Il demande soudain à un spectateur si ce qu'il lui propose est un "space cake" ("hash cookie" en anglais) puis déconne en prenant une voix digne d'un dessin animé : "Oh, je perd complètement les pédales !"
Reprenant son sérieux, il annonce "une chanson qu'on a enregistré il y a environ deux ans, elle est sortie sur notre album anglais... mais tout le monde avait peur de la sortie aux USA"... parce que c'était un blues !
Comme à son habitude, Jimi profite de
Red House pour improviser au gré de son inspiration, les deux premiers couplets sont ainsi parfaitement interprétés, malheureusement, les problèmes techniques des amplis de Jimi plombent littéralement le solo : le manque de puissance est criant, surtout lorsque la rythmique s'emballe, et pour couronner le tout, Jimi rencontre en plus des problèmes de justesse !
Le solo s'étire tout de même sur 4 cycles de 12 mesures : les deux derniers, plus calmes, passent mieux, sans transition, Jimi lance l'introduction de
Voodoo Child (Slight Return)... mais dès que Mitch et Noel rentrent en scène, on ne peut que constater le manque de puissance de l'amplification de Jimi, pour autant, il assure très professionnellement le premier couplet, avant de se lancer dans un court solo où il réussit à sauver les meubles, puis repart en solo après le second couplet, mais laisse à Mitch le soin de conclure les débats.

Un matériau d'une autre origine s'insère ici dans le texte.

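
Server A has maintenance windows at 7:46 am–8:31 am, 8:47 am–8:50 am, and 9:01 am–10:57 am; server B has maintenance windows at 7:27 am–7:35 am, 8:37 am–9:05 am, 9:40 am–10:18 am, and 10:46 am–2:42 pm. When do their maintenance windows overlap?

7:46 am–8:31 am: no overlap with the second set.
8:47 am–8:50 am meets the second set on 8:47 am–8:50 am.
9:01 am–10:57 am meets the second set on 9:01 am–9:05 am, 9:40 am–10:18 am, 10:46 am–10:57 am.

8:47 am–8:50 am, 9:01 am–9:05 am, 9:40 am–10:18 am, 10:46 am–10:57 am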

Jimi confie à son audience que "c'est une situation très embarrassante..." et annonce le titre suivant :
This Is America, après une longue introduction plus proche du free jazz que d'autre chose, Jimi joue le thème de Star Spangled Banner, accompagné de longues notes tenues par Noel tandis que Mitch marche sur les pas de Tony Williams et d'Elvin Jones, des moments intéressants, même si le tout est un parfois décousu.
Après ses deux mesures d'introduction, Hendrix lance le thème de
Purple Haze, c'est une version solide et efficace (à défaut d'être rigoureuse !), avec quelques fulgurances guitaristiques. Jimi se trompe encore dans les paroles du troisième couplet... et alors que le titre semble devoir se terminer, il reprend le troisième couplet en insistant bien sur les paroles oubliées, le final pour le moins bruitiste laisse supposer un règlement de compte définitif avec ce matériel si capricieux.
Jimi remercie la foule, avant de la laisser avec le seul feed back de sa guitare.
Au final ? Sans doute le meilleur des six concerts donnés au Winterland, et ceci malgré les problèmes techniques, la première partie du concert est à la hauteur de ce que l'on peut attendre de Jimi ; et la version de
Little Wing jouée ce soir inoubliable, la suite est moins forte, mais le groupe fait preuve d'un grand professionnalisme dans l'adversité et mérite d'être salué à ce titre.